Originally organized of citizen-soldiers from Iowa, Minnesota, and North and South Dakota in 1917, modern units in the Iowa and Minnesota National Guards continue to wear the "Red Bull" patch.

The 8-minute segment of the June 13 TV program is available FREE on streaming video here.

Heikkila followed Staff Sgt. Dillon Jennings and other current members of the 34th Inf. Div. on a recent trip to Italy. The group toured battle sites such as AnzioMonte Cassino, Volturno River, Hill 810, and others. The resulting documentary, "Through a Soldier's Eyes," is slated to air in November 2014, around Veterans Day.

Jenning's great-grandfather, Bernard Bonnema, served in a "Red Bull" unit in World War II Italy. "I don't have any service photos of him. I remember him more as a grandpa than his military service," Jennings tells Heikkila in the "Almanac" report. "My grandfather was probably a pretty good reflection of guys who served in that war—you know, the quiet professional—who never really talked about what they did. I don't fault him for that. I wish I had a chance to pick his brain about it, knowing what I know now. But I think he left enough for us to get a sense of what he did when he was younger, and I think this'll be pretty important for our family in the future ..."

A veteran of two overseas deployments himself, Jennings didn't make the connection between his own service and that of his great-grandfather, until after participating in the record-breaking 22-month deployment of 1st Brigade, 34th Infantry Division (1-34th Bde.) to Iraq in 2006-2007. He tells Heikkila:
When I first got in, the 34th Division was just the unit I happened to serve in. [I]t just didn't happen to have any have any special meaning to me until I got back from my first deployment. That was 22 months long, so it was a very long deployment ...

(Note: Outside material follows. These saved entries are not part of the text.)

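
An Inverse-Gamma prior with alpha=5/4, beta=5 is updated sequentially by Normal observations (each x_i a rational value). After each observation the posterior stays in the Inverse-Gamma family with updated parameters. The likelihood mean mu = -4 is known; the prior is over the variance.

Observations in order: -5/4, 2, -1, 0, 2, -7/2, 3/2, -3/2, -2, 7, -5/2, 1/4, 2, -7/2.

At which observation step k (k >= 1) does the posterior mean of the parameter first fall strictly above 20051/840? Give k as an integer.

obs 1: x=-5/4 → posterior Inverse-Gamma(7/4, 281/32)
obs 2: x=2 → posterior Inverse-Gamma(9/4, 857/32)
obs 3: x=-1 → posterior Inverse-Gamma(11/4, 1001/32)
obs 4: x=0 → posterior Inverse-Gamma(13/4, 1257/32)
obs 5: x=2 → posterior Inverse-Gamma(15/4, 1833/32)
obs 6: x=-7/2 → posterior Inverse-Gamma(17/4, 1837/32)
obs 7: x=3/2 → posterior Inverse-Gamma(19/4, 2321/32)
obs 8: x=-3/2 → posterior Inverse-Gamma(21/4, 2421/32)
obs 9: x=-2 → posterior Inverse-Gamma(23/4, 2485/32)
obs 10: x=7 → posterior Inverse-Gamma(25/4, 4421/32)
obs 11: x=-5/2 → posterior Inverse-Gamma(27/4, 4457/32)
obs 12: x=1/4 → posterior Inverse-Gamma(29/4, 2373/16)
obs 13: x=2 → posterior Inverse-Gamma(31/4, 2661/16)
obs 14: x=-7/2 → posterior Inverse-Gamma(33/4, 2663/16)

k = 10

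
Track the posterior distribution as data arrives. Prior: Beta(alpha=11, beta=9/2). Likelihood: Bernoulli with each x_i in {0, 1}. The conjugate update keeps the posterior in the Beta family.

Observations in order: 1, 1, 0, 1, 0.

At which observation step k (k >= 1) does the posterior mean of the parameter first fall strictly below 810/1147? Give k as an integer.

k = 3

obs 1: x=1 → posterior Beta(12, 9/2)
obs 2: x=1 → posterior Beta(13, 9/2)
obs 3: x=0 → posterior Beta(13, 11/2)
obs 4: x=1 → posterior Beta(14, 11/2)
obs 5: x=0 → posterior Beta(14, 13/2)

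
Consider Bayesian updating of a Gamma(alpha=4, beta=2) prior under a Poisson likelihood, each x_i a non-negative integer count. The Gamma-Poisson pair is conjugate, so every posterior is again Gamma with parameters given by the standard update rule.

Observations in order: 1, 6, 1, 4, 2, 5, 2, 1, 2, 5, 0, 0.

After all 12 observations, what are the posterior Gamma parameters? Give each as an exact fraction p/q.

alpha=33, beta=14

obs 1: x=1 → posterior Gamma(5, 3)
obs 2: x=6 → posterior Gamma(11, 4)
obs 3: x=1 → posterior Gamma(12, 5)
obs 4: x=4 → posterior Gamma(16, 6)
obs 5: x=2 → posterior Gamma(18, 7)
obs 6: x=5 → posterior Gamma(23, 8)
obs 7: x=2 → posterior Gamma(25, 9)
obs 8: x=1 → posterior Gamma(26, 10)
obs 9: x=2 → posterior Gamma(28, 11)
obs 10: x=5 → posterior Gamma(33, 12)
obs 11: x=0 → posterior Gamma(33, 13)
obs 12: x=0 → posterior Gamma(33, 14)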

My mom had actually given me all the paperwork for my great-grandfather, and I'd come across my his discharge paperwork. I found out, in reading, that he had been with the 34th Infantry Division. At the end of our deployment, there was a big emphasis on the connection between our unit and the 34th in World War II—because ours was the longest deployment in Iraq, and theirs was the longest deployment in World War II.
For his part, Heikkila was struck by the dramatic terrain that Midwestern troops once fought and crossed. "As a flat-lander, I just love elevation," he tells "Almanac" hosts Eric Eskola and Cathy Wurzer. "You look across the valleys, and it's just stunning. But then you realize that the Germans were entrenched in those mountainsides. They really had the advantage of elevation. As the allies were coming across those valleys, they could really see them coming for days."



In a later "Almanac" segment, Heikkila shared with Dave Gillette a few insights about embedding with military units in Iraq and Afghanistan. The 5-minute chat is available FREE via streaming video here.

"When you're over there without a weapon you're called a '+1,' because you're a guy without a weapon, and someone with a weapon needs to look out for you," Heikkila tells Gillette. "You walk on his or her right-hand side, always walking slightly behind them, because if they swing around with a weapon, you can't be in the line of fire. I'm a +1, always walking about half-a-step behind someone whose job it is to keep the TV dummy safe."